Combinatorial Proof 1

Imagine that we are distributing $n$ indistinguishable candies to $k$ distinguishable children. By a direct application of Balls and Urns, there are ${n+k-1\choose k-1}$ ways to do this. Alternatively, we can first give $0\le i\le n$ candies to the oldest child so that we are essentially giving $n-i$ candies to $k-1$ kids and again, with Balls and Urns, ${n+k-1\choose k-1}=\sum_{i=0}^n{n+k-2-i\choose k-2}$ , which simplifies to the desired result.

Combinatorial Proof 2

We can form a committee of size $k+1$ from a group of $n+1$ people in ${{n+1}\choose{k+1}}$ ways. Now we hand out the numbers $1,2,3,\dots,n-k+1$ to $n-k+1$ of the $n+1$ people. We can divide this into $n-k+1$ disjoint cases.
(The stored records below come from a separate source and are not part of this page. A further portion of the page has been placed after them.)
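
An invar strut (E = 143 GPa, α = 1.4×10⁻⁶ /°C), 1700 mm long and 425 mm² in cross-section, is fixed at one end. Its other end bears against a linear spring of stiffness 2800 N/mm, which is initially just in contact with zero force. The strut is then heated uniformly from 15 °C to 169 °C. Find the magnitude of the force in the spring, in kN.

P ≈ 0.952 kN

Free thermal expansion: δ_free = αΔT L = 1.4×10⁻⁶ × 154 × 1700 = 0.3665 mm.
Let P be the compressive force at the spring. The strut shortens elastically by PL/(AE) and the spring compresses by P/k; together these equal δ_free.
So P = δ_free / [L/(AE) + 1/k] = 0.3665 / [ 1700/(425×143×10³) + 1/(2800) ].
P = 0.3665 / 0.0003851 = 951.7 N.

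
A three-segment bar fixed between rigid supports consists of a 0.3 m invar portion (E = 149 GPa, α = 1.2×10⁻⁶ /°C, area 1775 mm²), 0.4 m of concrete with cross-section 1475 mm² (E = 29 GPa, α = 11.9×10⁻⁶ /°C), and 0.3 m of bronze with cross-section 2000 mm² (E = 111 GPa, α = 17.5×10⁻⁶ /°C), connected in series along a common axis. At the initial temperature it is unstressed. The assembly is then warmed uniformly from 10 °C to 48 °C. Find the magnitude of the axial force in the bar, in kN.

P ≈ 33.3 kN (compressive)

Free thermal expansion of the whole bar: Σ αᵢΔT Lᵢ = 1.2×10⁻⁶×38×300 + 11.9×10⁻⁶×38×400 + 17.5×10⁻⁶×38×300 = 0.3941 mm.
The walls prevent any net length change, so an axial force P (same in every segment) develops. Compatibility: P · Σ Lᵢ/(AᵢEᵢ) = δ_free.
The series flexibility is Σ Lᵢ/(AᵢEᵢ) = 300/(1775×149×10³) + 400/(1475×29×10³) + 300/(2000×111×10³) = 1.184×10⁻⁵ mm/N.
Hence P = δ_free / Σ(L/AE) = 0.3941/1.184×10⁻⁵ = 33.29 kN (compressive).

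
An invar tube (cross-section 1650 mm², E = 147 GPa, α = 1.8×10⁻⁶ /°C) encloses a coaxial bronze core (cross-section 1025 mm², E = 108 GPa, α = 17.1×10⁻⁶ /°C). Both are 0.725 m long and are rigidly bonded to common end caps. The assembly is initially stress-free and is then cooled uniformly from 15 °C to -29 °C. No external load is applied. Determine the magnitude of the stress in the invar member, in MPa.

The bronze has the larger α, so on cooling it would change length more than the invar if both were free. The rigid plates force a common final length, so the bronze is put into tension and the invar into compression, with equal and opposite forces P (no external load).
Compatibility of the two members (thermal + elastic change equal): (α₁ − α₂)ΔT = P·[1/(A₁E₁) + 1/(A₂E₂)].
|α₁ − α₂|·ΔT = 15.3×10⁻⁶ × 44 = 0.0006732.
1/(A₁E₁) + 1/(A₂E₂) = 1/(1650×147×10³) + 1/(1025×108×10³) = 1.316×10⁻⁸ N⁻¹.
So P = 0.0006732 / 1.316×10⁻⁸ = 51.17 kN.
σ_{invar} = P/A₁ = 51170/1650 = 31.01 MPa, compressive.

σ ≈ 31 MPa (compressive)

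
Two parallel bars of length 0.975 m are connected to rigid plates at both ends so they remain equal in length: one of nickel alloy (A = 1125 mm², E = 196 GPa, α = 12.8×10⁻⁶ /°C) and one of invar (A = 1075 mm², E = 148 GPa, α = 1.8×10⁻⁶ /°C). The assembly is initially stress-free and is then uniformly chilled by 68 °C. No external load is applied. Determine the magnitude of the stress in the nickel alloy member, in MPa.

The nickel alloy has the larger α, so on cooling it would change length more than the invar if both were free. The rigid plates force a common final length, so the nickel alloy is put into tension and the invar into compression, with equal and opposite forces P (no external load).
Equating the net (thermal + elastic) strains gives |α₁ − α₂|·ΔT = P·[1/(A₁E₁) + 1/(A₂E₂)].
|α₁ − α₂|·ΔT = 11×10⁻⁶ × 68 = 0.000748.
1/(A₁E₁) + 1/(A₂E₂) = 1/(1125×196×10³) + 1/(1075×148×10³) = 1.082×10⁻⁸ N⁻¹.
So P = 0.000748 / 1.082×10⁻⁸ = 69.13 kN.
σ_{nickel alloy} = P/A₁ = 69130/1125 = 61.45 MPa, tensile.

σ ≈ 61.4 MPa (tensile)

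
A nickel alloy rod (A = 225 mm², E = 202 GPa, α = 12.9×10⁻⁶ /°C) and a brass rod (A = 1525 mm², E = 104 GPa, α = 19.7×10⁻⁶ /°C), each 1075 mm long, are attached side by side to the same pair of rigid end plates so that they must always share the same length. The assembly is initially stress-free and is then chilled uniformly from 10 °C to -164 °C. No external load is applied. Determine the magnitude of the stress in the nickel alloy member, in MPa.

Both members must finish at the same length. With the larger α, the brass tends to over-contract; the plates restrain it, putting the brass in tension and the nickel alloy in compression. With no external load the two internal forces are equal and opposite, magnitude P.
Compatibility of the two members (thermal + elastic change equal): (α₁ − α₂)ΔT = P·[1/(A₁E₁) + 1/(A₂E₂)].
|α₁ − α₂|·ΔT = 6.8×10⁻⁶ × 174 = 0.001183.
1/(A₁E₁) + 1/(A₂E₂) = 1/(225×202×10³) + 1/(1525×104×10³) = 2.831×10⁻⁸ N⁻¹.
P = 0.001183 / 2.831×10⁻⁸ = 41800 N = 41.8 kN.
σ_{nickel alloy} = P/A₁ = 41800/225 = 185.8 MPa, compressive.

σ ≈ 186 MPa (compressive)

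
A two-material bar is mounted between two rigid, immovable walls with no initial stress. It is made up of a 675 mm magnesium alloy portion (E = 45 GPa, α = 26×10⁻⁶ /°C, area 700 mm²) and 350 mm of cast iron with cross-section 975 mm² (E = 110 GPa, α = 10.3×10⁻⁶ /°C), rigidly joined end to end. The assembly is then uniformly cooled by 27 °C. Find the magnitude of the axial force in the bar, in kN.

Free thermal contraction of the whole bar: Σ αᵢΔT Lᵢ = 26×10⁻⁶×27×675 + 10.3×10⁻⁶×27×350 = 0.5712 mm.
The rigid supports impose zero overall length change; the single axial force P common to all segments must satisfy P Σ Lᵢ/(AᵢEᵢ) = δ_free.
Σ Lᵢ/(AᵢEᵢ) = 675/(700×45×10³) + 350/(975×110×10³) = 2.469×10⁻⁵ mm/N.
Hence P = δ_free / Σ(L/AE) = 0.5712/2.469×10⁻⁵ = 23.13 kN (tensile).

P ≈ 23.1 kN (tensile)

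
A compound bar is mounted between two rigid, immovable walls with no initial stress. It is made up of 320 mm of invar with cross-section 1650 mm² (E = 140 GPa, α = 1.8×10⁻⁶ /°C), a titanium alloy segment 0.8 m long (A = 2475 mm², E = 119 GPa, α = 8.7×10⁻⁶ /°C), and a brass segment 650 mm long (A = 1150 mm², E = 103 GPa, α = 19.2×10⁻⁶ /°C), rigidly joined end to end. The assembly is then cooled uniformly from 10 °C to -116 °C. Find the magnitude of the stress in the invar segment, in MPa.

σ ≈ 159 MPa (tensile)

Free thermal contraction of the whole bar: Σ αᵢΔT Lᵢ = 1.8×10⁻⁶×126×320 + 8.7×10⁻⁶×126×800 + 19.2×10⁻⁶×126×650 = 2.522 mm.
The walls prevent any net length change, so an axial force P (same in every segment) develops. Compatibility: P · Σ Lᵢ/(AᵢEᵢ) = δ_free.
The series flexibility is Σ Lᵢ/(AᵢEᵢ) = 320/(1650×140×10³) + 800/(2475×119×10³) + 650/(1150×103×10³) = 9.589×10⁻⁶ mm/N.
Hence P = δ_free / Σ(L/AE) = 2.522/9.589×10⁻⁶ = 263 kN (tensile).
σ_{invar} = P / A = 263000 / 1650 = 159.4 MPa.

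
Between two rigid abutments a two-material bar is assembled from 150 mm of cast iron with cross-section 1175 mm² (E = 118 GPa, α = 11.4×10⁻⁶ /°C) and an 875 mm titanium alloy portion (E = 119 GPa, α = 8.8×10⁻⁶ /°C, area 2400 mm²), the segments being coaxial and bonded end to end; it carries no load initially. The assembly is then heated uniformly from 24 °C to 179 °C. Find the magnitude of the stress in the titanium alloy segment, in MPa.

With the walls removed the bar would change length by δ_free = Σ αᵢΔT Lᵢ = 11.4×10⁻⁶×155×150 + 8.8×10⁻⁶×155×875 = 1.459 mm.
The walls prevent any net length change, so an axial force P (same in every segment) develops. Compatibility: P · Σ Lᵢ/(AᵢEᵢ) = δ_free.
Σ Lᵢ/(AᵢEᵢ) = 150/(1175×118×10³) + 875/(2400×119×10³) = 4.146×10⁻⁶ mm/N.
Hence P = δ_free / Σ(L/AE) = 1.459/4.146×10⁻⁶ = 351.8 kN (compressive).
σ_{titanium alloy} = P / A = 351800 / 2400 = 146.6 MPa.

σ ≈ 147 MPa (compressive)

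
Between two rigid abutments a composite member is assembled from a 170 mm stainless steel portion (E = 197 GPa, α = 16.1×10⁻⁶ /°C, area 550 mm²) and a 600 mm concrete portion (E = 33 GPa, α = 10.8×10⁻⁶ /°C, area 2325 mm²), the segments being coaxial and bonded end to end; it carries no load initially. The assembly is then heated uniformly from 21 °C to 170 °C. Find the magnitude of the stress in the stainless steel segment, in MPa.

σ ≈ 266 MPa (compressive)

Free thermal expansion of the whole bar: Σ αᵢΔT Lᵢ = 16.1×10⁻⁶×149×170 + 10.8×10⁻⁶×149×600 = 1.373 mm.
Since the ends are fixed, an axial force P builds up, equal in every segment, with P · Σ Lᵢ/(AᵢEᵢ) = δ_free.
Σ Lᵢ/(AᵢEᵢ) = 170/(550×197×10³) + 600/(2325×33×10³) = 9.389×10⁻⁶ mm/N.
So P = 1.373 / 9.389×10⁻⁶ = 146.3 kN, compressive.
σ_{stainless steel} = P / A = 146300 / 550 = 265.9 MPa.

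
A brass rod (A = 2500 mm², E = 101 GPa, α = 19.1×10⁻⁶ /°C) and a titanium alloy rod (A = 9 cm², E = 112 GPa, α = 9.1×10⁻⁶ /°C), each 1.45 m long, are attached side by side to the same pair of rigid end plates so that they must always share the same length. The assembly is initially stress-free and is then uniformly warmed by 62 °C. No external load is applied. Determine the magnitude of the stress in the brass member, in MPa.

σ ≈ 17.9 MPa (compressive)

The brass has the larger α, so on heating it would change length more than the titanium alloy if both were free. The rigid plates force a common final length, so the brass is put into compression and the titanium alloy into tension, with equal and opposite forces P (no external load).
Equating the net (thermal + elastic) strains gives |α₁ − α₂|·ΔT = P·[1/(A₁E₁) + 1/(A₂E₂)].
|α₁ − α₂|·ΔT = 10×10⁻⁶ × 62 = 0.00062.
1/(A₁E₁) + 1/(A₂E₂) = 1/(2500×101×10³) + 1/(900×112×10³) = 1.388×10⁻⁸ N⁻¹.
So P = 0.00062 / 1.388×10⁻⁸ = 44.67 kN.
σ_{brass} = P/A₁ = 44670/2500 = 17.87 MPa, compressive.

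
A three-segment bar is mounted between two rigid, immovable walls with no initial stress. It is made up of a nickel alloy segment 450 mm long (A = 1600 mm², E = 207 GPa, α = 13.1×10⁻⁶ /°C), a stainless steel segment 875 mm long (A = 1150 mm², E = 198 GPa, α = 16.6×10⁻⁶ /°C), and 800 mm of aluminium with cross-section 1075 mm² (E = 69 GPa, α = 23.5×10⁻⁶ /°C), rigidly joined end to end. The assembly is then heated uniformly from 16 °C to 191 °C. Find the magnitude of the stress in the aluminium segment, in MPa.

σ ≈ 399 MPa (compressive)

Free thermal expansion of the whole bar: Σ αᵢΔT Lᵢ = 13.1×10⁻⁶×175×450 + 16.6×10⁻⁶×175×875 + 23.5×10⁻⁶×175×800 = 6.864 mm.
The walls prevent any net length change, so an axial force P (same in every segment) develops. Compatibility: P · Σ Lᵢ/(AᵢEᵢ) = δ_free.
The series flexibility is Σ Lᵢ/(AᵢEᵢ) = 450/(1600×207×10³) + 875/(1150×198×10³) + 800/(1075×69×10³) = 1.599×10⁻⁵ mm/N.
P = 6.864 / 1.599×10⁻⁵ = 429300 N = 429.3 kN, compressive.
σ_{aluminium} = P / A = 429300 / 1075 = 399.4 MPa.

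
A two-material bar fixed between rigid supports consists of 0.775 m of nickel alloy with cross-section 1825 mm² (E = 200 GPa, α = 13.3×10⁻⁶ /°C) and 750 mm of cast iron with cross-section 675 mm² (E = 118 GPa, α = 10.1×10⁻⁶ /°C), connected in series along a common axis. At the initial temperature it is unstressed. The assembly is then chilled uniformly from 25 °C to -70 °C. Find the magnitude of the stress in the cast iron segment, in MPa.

If the supports were absent, the total length change would be Σ αᵢΔT Lᵢ = 13.3×10⁻⁶×95×775 + 10.1×10⁻⁶×95×750 = 1.699 mm.
The rigid supports impose zero overall length change; the single axial force P common to all segments must satisfy P Σ Lᵢ/(AᵢEᵢ) = δ_free.
Σ Lᵢ/(AᵢEᵢ) = 775/(1825×200×10³) + 750/(675×118×10³) = 1.154×10⁻⁵ mm/N.
So P = 1.699 / 1.154×10⁻⁵ = 147.2 kN, tensile.
σ_{cast iron} = P / A = 147200 / 675 = 218.1 MPa.

σ ≈ 218 MPa (tensile)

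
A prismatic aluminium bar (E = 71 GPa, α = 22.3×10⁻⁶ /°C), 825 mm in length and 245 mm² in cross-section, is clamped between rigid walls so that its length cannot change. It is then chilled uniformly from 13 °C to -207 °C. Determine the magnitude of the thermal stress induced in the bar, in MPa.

σ ≈ 348 MPa (tensile)

Because both ends are immovable the net strain is zero, and the suppressed thermal strain is αΔT = 22.3×10⁻⁶ × 220 = 4906×10⁻⁶.
Hence σ = E·αΔT = 71×10³ × 4906×10⁻⁶ = 348.3 MPa, tensile.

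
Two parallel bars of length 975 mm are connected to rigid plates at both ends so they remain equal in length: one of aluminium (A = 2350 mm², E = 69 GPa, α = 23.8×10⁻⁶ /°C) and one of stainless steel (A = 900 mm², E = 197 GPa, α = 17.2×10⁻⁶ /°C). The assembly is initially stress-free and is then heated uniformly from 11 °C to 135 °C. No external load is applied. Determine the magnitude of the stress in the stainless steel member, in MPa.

The aluminium has the larger α, so on heating it would change length more than the stainless steel if both were free. The rigid plates force a common final length, so the aluminium is put into compression and the stainless steel into tension, with equal and opposite forces P (no external load).
Compatibility of the two members (thermal + elastic change equal): (α₁ − α₂)ΔT = P·[1/(A₁E₁) + 1/(A₂E₂)].
|α₁ − α₂|·ΔT = 6.6×10⁻⁶ × 124 = 0.0008184.
1/(A₁E₁) + 1/(A₂E₂) = 1/(2350×69×10³) + 1/(900×197×10³) = 1.181×10⁻⁸ N⁻¹.
So P = 0.0008184 / 1.181×10⁻⁸ = 69.31 kN.
σ_{stainless steel} = P/A₂ = 69310/900 = 77.01 MPa, tensile.

σ ≈ 77 MPa (tensile)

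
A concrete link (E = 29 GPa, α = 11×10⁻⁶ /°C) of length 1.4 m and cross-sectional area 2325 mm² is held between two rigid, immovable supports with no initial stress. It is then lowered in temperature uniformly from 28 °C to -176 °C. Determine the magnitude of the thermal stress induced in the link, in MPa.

The supports are rigid, so the total axial strain is zero. The restrained thermal strain is ε = αΔT = 11×10⁻⁶ × 204 = 2244×10⁻⁶.
σ = EαΔT = 29×10³ × 11×10⁻⁶ × 204 = 65.08 MPa (tensile; the link is trying to contract).

σ ≈ 65.1 MPa (tensile)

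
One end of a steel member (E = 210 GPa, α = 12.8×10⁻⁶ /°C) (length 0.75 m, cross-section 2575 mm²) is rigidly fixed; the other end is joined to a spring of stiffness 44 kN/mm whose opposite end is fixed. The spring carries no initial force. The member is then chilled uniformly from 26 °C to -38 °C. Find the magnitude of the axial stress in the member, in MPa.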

In general, in case $x$ , $1\le x\le n-k+1$ , person $x$ is on the committee and persons $1,2,3,\dots, x-1$ are not on the committee. This can be done in $\binom{n-x+1}{k}$ ways. Now we can sum the values of these $n-k+1$ disjoint cases, getting ${{n+1}\choose {k+1}} ={{n}\choose{k}}+{{n-1}\choose{k}}+{{n-2}\choose{k}}+\hdots+{{k+1}\choose{k}}+{{k}\choose{k}}.$